« Le Livre de Yaak », de Rick Bass

Par Frédéric Vitoux
Chaque année, à la rentrée d’automne, c’est la même litanie. Les mêmes jérémiades. Le même affolement plus ou moins joué des libraires, des critiques et parfois, ce qui est plus incompréhensible encore, des lecteurs. Mon dieu, quelle inflation ! Près de 500 nouveaux titres français ! Et combien de romans étrangers ? Plusieurs centaines aussi pour faire bonne mesure. On a battu les records de l’année dernière. Trop, c’est trop, la coupe est pleine. N’en jetez plus !Eh bien non, je trouve que la coupe n’est jamais assez pleine. Et si l’on traduisait davantage de romans étrangers, ce serait encore mieux. Et si l’on avait la chance de découvrir encore plus de romans français, bravo, j’applaudirais à deux mains.

Reste à trouver de bons livres. C’est une autre histoire. La seule qui nous intéresse. Que le vivier où puiser soit plus vaste, qui s’en plaindrait encore une fois ? Tenez ! S’il ne s’était pas trouvé un jeune homme comme Olivier Gallmeister pour apparaître il y a peu sur la scène éditoriale, publier à son tour des livres et se passionner pour ce que les Américains appellent le « nature writing », qui donc aurait découvert un auteur comme John D. Voelker pour qui l’art de la pêche à la mouche s’apparente à une philosophie, une sagesse tempérée d’humour et d’amour fou de la nature, et dont l’art de traquer les truites arc-en-ciel a tout à voir avec un art de vivre – et d’écrire ? Et qui donc, aujourd’hui, s’enchanterait encore du « Livre de Yak » où Rick Bass, qui est un excellent écrivain, nous parle de sa vallée du nord-ouest du Montana, que menacent les grandes compagnies forestières qui déboisent sans scrupules et détruisent un écosystème à nul autre pareil ?
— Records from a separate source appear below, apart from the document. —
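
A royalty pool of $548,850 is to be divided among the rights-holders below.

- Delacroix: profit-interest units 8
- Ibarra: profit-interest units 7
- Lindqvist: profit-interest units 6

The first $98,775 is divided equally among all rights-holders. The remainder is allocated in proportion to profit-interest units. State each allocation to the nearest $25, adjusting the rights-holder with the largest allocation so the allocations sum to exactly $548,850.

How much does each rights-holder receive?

Delacroix: $204,375 | Ibarra: $182,950 | Lindqvist: $161,525

Equal tier: $98,775 ÷ 3 = $32,925 apiece.
Remainder $450,075 by profit-interest units (total 21): Delacroix 171,457.14 → $171,450; Ibarra 150,025.00 → $150,025; Lindqvist 128,592.86 → $128,600.
Totals: Delacroix $32,925 + $171,450 = $204,375; Ibarra $32,925 + $150,025 = $182,950; Lindqvist $32,925 + $128,600 = $161,525.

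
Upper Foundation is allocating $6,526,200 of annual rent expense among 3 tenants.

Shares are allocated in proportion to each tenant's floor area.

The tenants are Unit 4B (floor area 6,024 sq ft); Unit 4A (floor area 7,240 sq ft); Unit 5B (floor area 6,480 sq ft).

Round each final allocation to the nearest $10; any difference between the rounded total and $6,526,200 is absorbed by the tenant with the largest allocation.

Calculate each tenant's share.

Unit 4B: $1,991,180; Unit 4A: $2,393,110; Unit 5B: $2,141,910

Sum of floor area: 19,744.
Unrounded shares: Unit 4B 6,024/19,744 × $6,526,200 = 1,991,178.53; Unit 4A 7,240/19,744 × $6,526,200 = 2,393,116.29; Unit 5B 6,480/19,744 × $6,526,200 = 2,141,905.19.
After rounding ($10): Unit 4B $1,991,180; Unit 4A $2,393,120; Unit 5B $2,141,910. Sum = $6,526,210.
Difference $6,526,200 − $6,526,210 = −$10 applied to largest allocation (Unit 4A): Unit 4A becomes $2,393,110.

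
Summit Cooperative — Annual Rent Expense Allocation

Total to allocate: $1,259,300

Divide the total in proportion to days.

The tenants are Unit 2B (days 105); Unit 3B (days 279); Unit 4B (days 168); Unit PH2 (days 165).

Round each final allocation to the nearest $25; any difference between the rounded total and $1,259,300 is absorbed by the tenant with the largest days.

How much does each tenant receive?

Unit 2B: $184,425 · Unit 3B: $490,000 · Unit 4B: $295,075 · Unit PH2: $289,800

Combined days = 717.
Raw shares: Unit 2B 105/717 × $1,259,300 = 184,416.32; Unit 3B 279/717 × $1,259,300 = 490,020.50; Unit 4B 168/717 × $1,259,300 = 295,066.11; Unit PH2 165/717 × $1,259,300 = 289,797.07.
At nearest $25: Unit 2B $184,425; Unit 3B $490,025; Unit 4B $295,075; Unit PH2 $289,800. Sum = $1,259,325.
Difference $1,259,300 − $1,259,325 = −$25 applied to largest days (Unit 3B): Unit 3B becomes $490,000.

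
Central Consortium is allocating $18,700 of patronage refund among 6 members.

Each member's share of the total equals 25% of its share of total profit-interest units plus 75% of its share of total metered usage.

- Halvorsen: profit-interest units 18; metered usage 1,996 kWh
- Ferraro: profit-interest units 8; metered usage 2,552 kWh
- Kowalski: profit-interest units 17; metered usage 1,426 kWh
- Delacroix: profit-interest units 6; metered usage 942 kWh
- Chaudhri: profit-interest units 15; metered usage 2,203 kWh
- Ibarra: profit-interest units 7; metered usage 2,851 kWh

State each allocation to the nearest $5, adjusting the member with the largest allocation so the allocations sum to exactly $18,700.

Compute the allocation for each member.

Halvorsen: $3,525; Ferraro: $3,515; Kowalski: $2,790; Delacroix: $1,500; Chaudhri: $3,570; Ibarra: $3,800

Profit-interest units total 71; metered usage total 11,970.
Composite weights (25% profit-interest units + 75% metered usage): Halvorsen 0.1884; Ferraro 0.1881; Kowalski 0.1492; Delacroix 0.0801; Chaudhri 0.1908; Ibarra 0.2033.
Unrounded shares: Halvorsen 3,523.88; Ferraro 3,516.89; Kowalski 2,790.18; Delacroix 1,498.79; Chaudhri 3,568.89; Ibarra 3,801.37.
After rounding ($5): Halvorsen $3,525; Ferraro $3,515; Kowalski $2,790; Delacroix $1,500; Chaudhri $3,570; Ibarra $3,800. Sum = $18,700.
No rounding difference to absorb.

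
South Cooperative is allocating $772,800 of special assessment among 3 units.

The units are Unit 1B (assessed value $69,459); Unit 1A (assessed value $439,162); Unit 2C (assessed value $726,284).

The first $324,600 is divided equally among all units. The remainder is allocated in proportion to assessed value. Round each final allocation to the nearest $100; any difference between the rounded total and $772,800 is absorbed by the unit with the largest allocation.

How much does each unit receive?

Unit 1B: $133,400 · Unit 1A: $267,600 · Unit 2C: $371,800

First tranche $324,600 split equally: $108,200 each.
Remainder $448,200 by assessed value (total 1,234,905): Unit 1B 25,209.65 → $25,200; Unit 1A 159,390.73 → $159,400; Unit 2C 263,599.62 → $263,600.
Totals: Unit 1B $108,200 + $25,200 = $133,400; Unit 1A $108,200 + $159,400 = $267,600; Unit 2C $108,200 + $263,600 = $371,800.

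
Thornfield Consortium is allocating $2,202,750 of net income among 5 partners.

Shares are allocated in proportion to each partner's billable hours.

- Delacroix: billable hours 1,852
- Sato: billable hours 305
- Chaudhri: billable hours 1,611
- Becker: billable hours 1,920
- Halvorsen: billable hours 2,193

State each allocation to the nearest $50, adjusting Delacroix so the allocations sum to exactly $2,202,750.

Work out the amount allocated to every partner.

Delacroix: $517,600 · Sato: $85,250 · Chaudhri: $450,300 · Becker: $536,650 · Halvorsen: $612,950

Billable hours total: 7,881.
Pro-rata amounts: Delacroix 1,852/7,881 × $2,202,750 = 517,636.47; Sato 305/7,881 × $2,202,750 = 85,247.91; Chaudhri 1,611/7,881 × $2,202,750 = 450,276.65; Becker 1,920/7,881 × $2,202,750 = 536,642.56; Halvorsen 2,193/7,881 × $2,202,750 = 612,946.42.
After rounding ($50): Delacroix $517,650; Sato $85,250; Chaudhri $450,300; Becker $536,650; Halvorsen $612,950. Sum = $2,202,800.
Difference $2,202,750 − $2,202,800 = −$50 applied to Delacroix: Delacroix becomes $517,600.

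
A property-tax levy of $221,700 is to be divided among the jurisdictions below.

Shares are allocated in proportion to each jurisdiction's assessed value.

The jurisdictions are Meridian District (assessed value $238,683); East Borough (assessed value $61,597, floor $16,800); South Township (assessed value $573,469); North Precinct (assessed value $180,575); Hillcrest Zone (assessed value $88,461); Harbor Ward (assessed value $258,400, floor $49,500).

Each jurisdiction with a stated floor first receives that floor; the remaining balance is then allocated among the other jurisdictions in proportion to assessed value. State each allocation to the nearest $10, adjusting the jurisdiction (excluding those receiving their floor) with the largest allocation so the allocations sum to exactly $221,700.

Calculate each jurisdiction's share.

Guaranteed amounts: East Borough $16,800; Harbor Ward $49,500. Remaining pool $155,400.
Remaining pool split over remaining assessed value 1,081,188: Meridian District 34,306.09 → $34,310; South Township 82,425.15 → $82,430; North Precinct 25,954.19 → $25,950; Hillcrest Zone 12,714.57 → $12,710.

Meridian District: $34,310; East Borough: $16,800; South Township: $82,430; North Precinct: $25,950; Hillcrest Zone: $12,710; Harbor Ward: $49,500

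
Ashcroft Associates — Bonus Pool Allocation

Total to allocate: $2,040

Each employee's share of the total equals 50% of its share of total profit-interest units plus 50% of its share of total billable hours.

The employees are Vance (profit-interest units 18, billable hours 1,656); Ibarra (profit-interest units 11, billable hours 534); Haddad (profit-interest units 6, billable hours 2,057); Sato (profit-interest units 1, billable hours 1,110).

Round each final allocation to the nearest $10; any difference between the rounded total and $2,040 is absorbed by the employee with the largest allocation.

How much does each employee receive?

Vance: $830 · Ibarra: $410 · Haddad: $560 · Sato: $240

Totals — profit-interest units 36, billable hours 5,357.
Combined weights (50% profit-interest units + 50% billable hours): Vance 0.4046; Ibarra 0.2026; Haddad 0.2753; Sato 0.1175.
Raw shares: Vance 825.31; Ibarra 413.34; Haddad 561.66; Sato 239.68.
Rounded to nearest $10: Vance $830; Ibarra $410; Haddad $560; Sato $240. Sum = $2,040.
Sum already equals the total — no adjustment.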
Souvent, la plus belle littérature se trouve là où on ne la cherche pas. Quand Rick Bass par exemple, sans se payer de mots ou de belles phrases, nous parle de sa cabane dans les bois, des coyotes qui rôdent tout autour, ou des quelques grizzlys et des caribous solitaires qui subsistent dans sa vallée – mais pour combien de temps ? Il faut le lire. Se griser aux paysages du Montana et à la prose sans apprêt de l’auteur. Se laisser émouvoir par lui. L’automne est souvent maussade. Il retrouve grâce à lui des couleurs somptueuses.

Frédéric VITOUX

« Le Livre de Yaak – Chronique du Montana » par Rick Bass, traduit de l’américain par Camille Fort-Catoni, Gallmeister, 180 pages, 20,90 euros.